信田尚久(神戸大学大学院文化学研究科博士課程)
一つお伺いしたいのですが、アスベストで中皮腫になったということは、塚口病院ですでに分かったんですか?
田尻
塚口病院の呼吸器科で、悪性胸膜中皮腫と診断されました。中皮腫は石綿でなるものですからね。
信田
これは白石綿によるものなのか、青石綿によるものなのか、それが分かれば、どこでアスベストに曝露したのか分かると思うんです。

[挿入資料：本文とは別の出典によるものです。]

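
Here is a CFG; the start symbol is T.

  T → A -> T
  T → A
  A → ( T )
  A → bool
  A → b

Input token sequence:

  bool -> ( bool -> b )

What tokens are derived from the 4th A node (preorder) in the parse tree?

[T [A bool] -> [T [A ( [T [A bool] -> [T [A b]]] )]]]

b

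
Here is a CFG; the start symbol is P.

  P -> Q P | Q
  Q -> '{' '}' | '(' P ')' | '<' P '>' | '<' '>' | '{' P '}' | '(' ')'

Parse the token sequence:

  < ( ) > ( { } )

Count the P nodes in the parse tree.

4

[P [Q < [P [Q ( )]] >] [P [Q ( [P [Q { }]] )]]]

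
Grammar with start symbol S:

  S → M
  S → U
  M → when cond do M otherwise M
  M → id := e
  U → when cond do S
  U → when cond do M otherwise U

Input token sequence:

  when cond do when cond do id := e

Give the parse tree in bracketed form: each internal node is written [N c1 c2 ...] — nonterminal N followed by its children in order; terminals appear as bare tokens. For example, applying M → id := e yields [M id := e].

[S [U when cond do [S [U when cond do [S [M id := e]]]]]]

S
U
when cond do S
when cond do U
when cond do when cond do S
when cond do when cond do M
when cond do when cond do id := e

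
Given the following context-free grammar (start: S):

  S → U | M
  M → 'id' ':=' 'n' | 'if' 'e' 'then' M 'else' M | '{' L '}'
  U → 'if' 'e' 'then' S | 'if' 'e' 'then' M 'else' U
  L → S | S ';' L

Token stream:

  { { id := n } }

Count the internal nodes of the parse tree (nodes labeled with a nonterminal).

8

[S [M { [L [S [M { [L [S [M id := n]]] }]]] }]]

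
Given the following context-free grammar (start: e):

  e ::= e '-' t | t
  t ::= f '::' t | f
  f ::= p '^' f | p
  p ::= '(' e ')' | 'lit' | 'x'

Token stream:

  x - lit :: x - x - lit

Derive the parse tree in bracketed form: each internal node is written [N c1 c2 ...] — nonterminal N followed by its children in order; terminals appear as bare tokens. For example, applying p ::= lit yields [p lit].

e
e - t
e - t - t
e - t - t - t
t - t - t - t
f - t - t - t
p - t - t - t
x - t - t - t
x - f :: t - t - t
x - p :: t - t - t
x - lit :: t - t - t
x - lit :: f - t - t
x - lit :: p - t - t
x - lit :: x - t - t
x - lit :: x - f - t
x - lit :: x - p - t
x - lit :: x - x - t
x - lit :: x - x - f
x - lit :: x - x - p
x - lit :: x - x - lit

[e [e [e [e [t [f [p x]]]] - [t [f [p lit]] :: [t [f [p x]]]]] - [t [f [p x]]]] - [t [f [p lit]]]]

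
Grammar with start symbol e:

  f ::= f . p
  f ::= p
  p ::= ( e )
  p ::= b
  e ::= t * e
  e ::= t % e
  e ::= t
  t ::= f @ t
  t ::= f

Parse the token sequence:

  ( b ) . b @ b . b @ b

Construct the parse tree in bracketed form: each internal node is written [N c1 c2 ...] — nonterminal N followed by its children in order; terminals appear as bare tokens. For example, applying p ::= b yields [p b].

[e [t [f [f [p ( [e [t [f [p b]]]] )]] . [p b]] @ [t [f [f [p b]] . [p b]] @ [t [f [p b]]]]]]

e
t
f @ t
f . p @ t
p . p @ t
( e ) . p @ t
( t ) . p @ t
( f ) . p @ t
( p ) . p @ t
( b ) . p @ t
( b ) . b @ t
( b ) . b @ f @ t
( b ) . b @ f . p @ t
( b ) . b @ p . p @ t
( b ) . b @ b . p @ t
( b ) . b @ b . b @ t
( b ) . b @ b . b @ f
( b ) . b @ b . b @ p
( b ) . b @ b . b @ b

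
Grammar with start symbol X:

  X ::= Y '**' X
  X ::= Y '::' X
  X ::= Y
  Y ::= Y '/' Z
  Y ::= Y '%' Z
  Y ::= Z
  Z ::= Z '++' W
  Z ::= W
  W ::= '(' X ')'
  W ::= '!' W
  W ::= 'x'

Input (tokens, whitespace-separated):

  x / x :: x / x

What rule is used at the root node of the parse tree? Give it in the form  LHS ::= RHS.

[X [Y [Y [Z [W x]]] / [Z [W x]]] :: [X [Y [Y [Z [W x]]] / [Z [W x]]]]]

X ::= Y '::' X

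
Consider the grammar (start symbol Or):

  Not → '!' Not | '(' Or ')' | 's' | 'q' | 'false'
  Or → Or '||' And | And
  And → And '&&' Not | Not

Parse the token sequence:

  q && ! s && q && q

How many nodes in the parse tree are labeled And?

4

[Or [And [And [And [And [Not q]] && [Not ! [Not s]]] && [Not q]] && [Not q]]]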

医師の方から、白石綿によるものか、青石綿によるものか、調べようというような話は出なかったんですか?
田尻
そこまでの話は出なかったんです。病院では、何と言う病気か分かればいいわけですからね。病気が分かれば治療法が分かるわけで、青石綿でも白石綿でも治療法は変わらないので、病院からそこまでの検査をしようという話は出なかったんです。
松田
今、青石綿による中皮腫か、白石綿による中皮腫か調べることのできる機械があるそうです。ただ、その機械が少ないらしいです。
田尻
他にも聞きたいことがあれば、メモに書いて送ってもらってもいいよ。お答えできる範囲で、お答えしますよ。
松田
どうも長時間ありがとうございました。